Ambroise Monod, cadet des 3 enfants de Théodore Monod, est théologien, fondateur de la mouvance Récup’Art

« Je me sens avant tout l’héritier de la façon de voir le monde qu'avait mon père Théodore Monod; n’ayant pas les compétences pour évaluer son travail scientifique, je remarque simplement que dans la pluridisciplinarité qui le caractérise, ses pairs l’ont toujours considéré comme un spécialiste-encyclopédiste du XXe siècle qui a su réunir en sa seule personne, chose qui ne se fait plus du tout, des disciplines aussi variées que la botanique, la géologie, la zoologie, l’océanographie…"

Théodore est né dans un milieu et avec un héritage très connoté dans le protestantisme français : il est le descendant de cinq générations en ligne directe de pasteurs les plus connus du protestantisme du XIXe siècle et du XXe siècle ; son père, Wilfred Monod, a été une grande figure du protestantisme libéral après avoir inventé, d’une certaine manière, le christianisme social.

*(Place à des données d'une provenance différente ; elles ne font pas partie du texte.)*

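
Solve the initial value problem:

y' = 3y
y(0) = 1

General solution: y = Ce^(3x)
Applying IC y(0) = 1:
Particular solution: y = e^(3x)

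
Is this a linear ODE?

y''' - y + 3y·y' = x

No. Nonlinear (product y·y')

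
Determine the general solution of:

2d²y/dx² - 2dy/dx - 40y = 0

Characteristic equation: 2r² - 2r - 40 = 0
Divide by 2: r² - r - 20 = 0
Roots: r = 5, -4 (distinct real)
General solution: y = C₁e^(5x) + C₂e^(-4x)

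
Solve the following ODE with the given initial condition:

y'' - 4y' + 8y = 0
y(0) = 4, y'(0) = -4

General solution: y = e^(2x)(C₁cos(2x) + C₂sin(2x))
Complex roots r = 2 ± 2i
Applying ICs: C₁ = 4, C₂ = -6
Particular solution: y = e^(2x)(4cos(2x) - 6sin(2x))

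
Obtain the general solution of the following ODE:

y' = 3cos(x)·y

Separating variables and integrating:
ln|y| = 3sin(x) + C

General solution: y = Ce^(3sin(x))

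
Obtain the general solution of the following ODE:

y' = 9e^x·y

Separating variables and integrating:
ln|y| = 9e^x + C

General solution: y = Ce^(9e^x)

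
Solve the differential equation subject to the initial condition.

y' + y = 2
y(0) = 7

General solution: y = 2 + Ce^(-x)
Applying y(0) = 7: C = 7 - 2 = 5
Particular solution: y = 2 + 5e^(-x)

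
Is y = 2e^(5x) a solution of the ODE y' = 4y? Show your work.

Verification:
y = 2e^(5x)
y' = 10e^(5x)
But 4y = 8e^(5x)
y' ≠ 4y — the derivative does not match

No, it is not a solution.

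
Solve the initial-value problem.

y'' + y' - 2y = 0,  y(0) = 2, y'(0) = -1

General solution: y = C₁e^x + C₂e^(-2x)
Applying ICs: C₁ = 1, C₂ = 1
Particular solution: y = e^x + e^(-2x)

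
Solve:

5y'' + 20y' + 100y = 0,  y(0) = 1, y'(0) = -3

General solution: y = e^(-2x)(C₁cos(4x) + C₂sin(4x))
Complex roots r = -2 ± 4i
Applying ICs: C₁ = 1, C₂ = -1/4
Particular solution: y = e^(-2x)(cos(4x) - (1/4)sin(4x))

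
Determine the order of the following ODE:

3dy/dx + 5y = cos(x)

The order is 1 (highest derivative is of order 1).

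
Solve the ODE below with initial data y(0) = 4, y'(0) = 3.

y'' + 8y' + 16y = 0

General solution: y = (C₁ + C₂x)e^(-4x)
Repeated root r = -4
Applying ICs: C₁ = 4, C₂ = 19
Particular solution: y = (4 + 19x)e^(-4x)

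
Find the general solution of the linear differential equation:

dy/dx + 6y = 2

Using integrating factor method:

General solution: y = 1/3 + Ce^(-6x)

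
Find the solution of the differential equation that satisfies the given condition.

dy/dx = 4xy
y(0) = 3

General solution: y = Ce^(2x²)
Applying IC y(0) = 3:
Particular solution: y = 3e^(2x²)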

Théodore Monod et son épouse Olga


Théodore est donc né en 1902 et mort en 2000 ; il a traversé tout le siècle avec lucidité presque toujours; il est né dans un milieu piétiste où la vie spirituelle était très ritualisée, et la vie quotidienne scandée par les temps liturgiques de l’aube au coucher : " il en est resté quelque chose dans la vie des enfants de Théodore puisque nous avons aussi ma sœur, mon frère et moi, vécu avec les échos, les restes de cette vie intimement lié à la vie religieuse : le culte de famille était quotidien, et le Bénédicité était dit à chaque repas, du moins quand Théodore était avec nous car c’était un père voyageur, souvent absent".

Théodore Monod discutant avec des archéologues dans le désert du Sahara (Mauritanie, 1967)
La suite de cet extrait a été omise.